Poster E80, Monday, March 27, 2:30 – 4:30 pm, Pacific Concourse
Hippocampal theta oscillations differentiate recognition with and without correct source retrieval.
Kamin Kim1, Arne Ekstrom2, Nitin Tandon1; 1Department of Neurosurgery, University of Texas Medical School at Houston, 2Center for Neuroscience and Department of Psychology, University of California Davis
Past EEG findings have suggested that theta oscillations are associated with recognition and may reflect hippocampal-driven reinstatement of the episodic memory representation (Nyhus & Curran, 2010). However, specific evidence of hippocampal theta-driven reinstatement during recognition is lacking. Here, using intracranial EEG (iEEG), we investigated the electrophysiological characteristics of the hippocampal processing during recognition. Six patients participated in a spatiotemporal source memory task comprised of encoding and retrieval phases. During encoding, patients were presented with pictures of objects and asked to associate them with either a spatial or temporal context. During recognition/retrieval, they were again presented with the same objects and some new foil items and asked whether they had previously been shown the picture (familiar vs. unfamiliar, i.e., recognition) and also the context they associated with the item (i.e., source retrieval). iEEG data from the electrodes placed in the hippocampus were analyzed in a time window starting from 1000ms preceding the recognition cue onset till 2200ms after cue onset.

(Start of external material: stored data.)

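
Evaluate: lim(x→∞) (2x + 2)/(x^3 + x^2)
This is an ∞/∞ indeterminate form.

Apply L'Hôpital's rule: differentiate numerator and denominator separately.
  f(x) = 2·x + 2   ⇒   f'(x) = 2
  g(x) = x^3 + x^2   ⇒   g'(x) = 3·x^2 + 2·x
  lim(x→∞) f'(x)/g'(x) = lim(x→∞) (2)/(3·x^2 + 2·x)
  = 0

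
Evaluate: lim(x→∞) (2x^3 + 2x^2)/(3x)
This is an ∞/∞ indeterminate form.

Apply L'Hôpital's rule: differentiate numerator and denominator separately.
  f(x) = 2·x^3 + 2·x^2   ⇒   f'(x) = 6·x^2 + 4·x
  g(x) = 3·x   ⇒   g'(x) = 3
  lim(x→∞) f'(x)/g'(x) = lim(x→∞) (6·x^2 + 4·x)/(3)
  = ∞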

Correct recognition trials were sorted according to whether the item was later identified with the correct source context or not. Time-frequency analysis was conducted using Hilbert transformation, and a permutation test was used to test the statistical significance of conditional differences. Significant increases in theta-band (3-8Hz) oscillations were associated with the items in which the source was later correctly identified. The present results suggest that in hippocampal theta oscillations may initiate distinct levels of cortical reinstatement for episodic memory with and without rich encoding of details.